Let's say I have a class which is a child class of enable_shared_from_this. The documentation of this base class says there should be a shared pointer which owns this class before calling shared_from_this. Is it safe to allocate the class with new and call shared_from_this to manage the object?
From the standard:
§ 20.8.2.4
shared_ptr shared_from_this();
shared_ptr shared_from_this() const;
7 *Requires: enable_shared_from_this shall be an accessible base class of T. this shall be a subobject of an object t of type T. There shall be at least one shared_ptr instance p that owns &t.
8 Returns: A shared_ptr object r that shares ownership with p.
9 Postconditions: r.get() == this
If you call shared_from_this()
within a class that is not managed by a shared_ptr
the result will be undefined behaviour because you have not fulfilled one of the documented preconditions of the method.
I know from experience that in [the current version of] libc++ the result is an exception being thrown.
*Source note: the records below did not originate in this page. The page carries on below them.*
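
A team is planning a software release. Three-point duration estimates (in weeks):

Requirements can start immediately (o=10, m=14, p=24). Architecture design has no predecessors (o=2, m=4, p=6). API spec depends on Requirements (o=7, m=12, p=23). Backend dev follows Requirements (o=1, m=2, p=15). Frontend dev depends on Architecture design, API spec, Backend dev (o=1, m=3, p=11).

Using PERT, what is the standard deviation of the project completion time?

3.92 weeks

te_Requirements = (10 + 4·14 + 24)/6 = 90/6 = 15; σ²_Requirements = ((24−10)/6)² = 5.444
te_Architecture design = (2 + 4·4 + 6)/6 = 24/6 = 4; σ²_Architecture design = ((6−2)/6)² = 0.444
te_API spec = (7 + 4·12 + 23)/6 = 78/6 = 13; σ²_API spec = ((23−7)/6)² = 7.111
te_Backend dev = (1 + 4·2 + 15)/6 = 24/6 = 4; σ²_Backend dev = ((15−1)/6)² = 5.444
te_Frontend dev = (1 + 4·3 + 11)/6 = 24/6 = 4; σ²_Frontend dev = ((11−1)/6)² = 2.778

Forward pass:
ES_Requirements = 0; EF_Requirements = 15
ES_Architecture design = 0; EF_Architecture design = 4
ES_API spec = 15; EF_API spec = 15+13 = 28
ES_Backend dev = 15; EF_Backend dev = 15+4 = 19
ES_Frontend dev = max(EF_Architecture design=4, EF_API spec=28, EF_Backend dev=19) = 28; EF_Frontend dev = 28+4 = 32
Expected project duration μ = 32 weeks. Critical path: Requirements → API spec → Frontend dev.

Variance along critical path = 5.444 + 7.111 + 2.778 = 15.333
σ = √15.333 = 3.916 weeks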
However, like all undefined behavior this must not be relied upon.
As already mentioned by other users, calls to shared_from_this
on instances that are not owned by shared_ptr
s will result in an undefined behavior (usually an exception, but there are no guarantees).
So, why one more answer?
Because I did myself the same question once and got almost the same answer, then I started struggling with another question that immediately arose after that - how can I guarantee thus that all the instances are managed by a shared_ptr
?
For the sake of completeness, I add another answer with a few details about this aspect.
Here a simple solution that had not been mentioned before.
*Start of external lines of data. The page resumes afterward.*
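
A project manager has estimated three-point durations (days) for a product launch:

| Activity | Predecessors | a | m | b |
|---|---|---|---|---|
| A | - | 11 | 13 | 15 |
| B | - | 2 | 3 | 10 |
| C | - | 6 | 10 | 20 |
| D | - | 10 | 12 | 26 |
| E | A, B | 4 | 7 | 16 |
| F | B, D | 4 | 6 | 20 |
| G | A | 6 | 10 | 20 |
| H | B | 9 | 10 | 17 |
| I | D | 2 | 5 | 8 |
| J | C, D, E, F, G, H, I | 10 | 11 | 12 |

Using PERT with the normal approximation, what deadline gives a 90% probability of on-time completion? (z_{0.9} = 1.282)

te_A = (11 + 4·13 + 15)/6 = 78/6 = 13; σ²_A = ((15−11)/6)² = 0.444
te_B = (2 + 4·3 + 10)/6 = 24/6 = 4; σ²_B = ((10−2)/6)² = 1.778
te_C = (6 + 4·10 + 20)/6 = 66/6 = 11; σ²_C = ((20−6)/6)² = 5.444
te_D = (10 + 4·12 + 26)/6 = 84/6 = 14; σ²_D = ((26−10)/6)² = 7.111
te_E = (4 + 4·7 + 16)/6 = 48/6 = 8; σ²_E = ((16−4)/6)² = 4.000
te_F = (4 + 4·6 + 20)/6 = 48/6 = 8; σ²_F = ((20−4)/6)² = 7.111
te_G = (6 + 4·10 + 20)/6 = 66/6 = 11; σ²_G = ((20−6)/6)² = 5.444
te_H = (9 + 4·10 + 17)/6 = 66/6 = 11; σ²_H = ((17−9)/6)² = 1.778
te_I = (2 + 4·5 + 8)/6 = 30/6 = 5; σ²_I = ((8−2)/6)² = 1.000
te_J = (10 + 4·11 + 12)/6 = 66/6 = 11; σ²_J = ((12−10)/6)² = 0.111

Forward pass:
ES_A = 0; EF_A = 13
ES_B = 0; EF_B = 4
ES_C = 0; EF_C = 11
ES_D = 0; EF_D = 14
ES_E = max(EF_A=13, EF_B=4) = 13; EF_E = 13+8 = 21
ES_F = max(EF_B=4, EF_D=14) = 14; EF_F = 14+8 = 22
ES_G = 13; EF_G = 13+11 = 24
ES_H = 4; EF_H = 4+11 = 15
ES_I = 14; EF_I = 14+5 = 19
ES_J = max(EF_C=11, EF_D=14, EF_E=21, EF_F=22, EF_G=24, EF_H=15, EF_I=19) = 24; EF_J = 24+11 = 35
Expected project duration μ = 35 days. Critical path: A → G → J.

Variance along critical path = 0.444 + 5.444 + 0.111 = 6.000; σ = 2.449 days.
D = μ + z·σ = 35 + 1.282·2.449 = 38.1 days

38.1 days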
So simple a solution, indeed: private constructors, factory method and variadic templates.
It follows a snippet that mixes all of them together in a minimal example:
#include<memory>
#include<utility>
class C: public std::enable_shared_from_this<C> {
C() = default;
C(const C &) = default;
C(C &&) = default;
C& operator=(const C &) = default;
C& operator=(C &&c) = default;
public:
template<typename... Args>
static std::shared_ptr<C> create(Args&&... args) noexcept {
return std::shared_ptr<C>{new C{std::forward<Args>(args)...}};
}
std::shared_ptr<C> ptr() noexcept {
return shared_from_this();
}
};
int main() {
std::shared_ptr<C> c1 = C::create();
std::shared_ptr<C> c2 = C::create(*c1);
std::shared_ptr<C> c3 = c2->ptr();
// these won't work anymore...
// C c4{};
// std::shared_ptr<C> c5 = std::make_shared<C>();
// std::shared_ptr<C> c6{new C{}};
// C c7{*c1};
// ... and so on ...
}
The basic (trivial?) idea is to forbid the explicit construction of new instances, but by using the factory method here called create
.
Variadic templates are used to avoid writing several factory methods, nothing more. Perfect forwarding helps us to do that the right way.
Pretty simple, isn't it?
Anyway it took me a while to figure out that, so I hope this will help future readers once across the same doubt.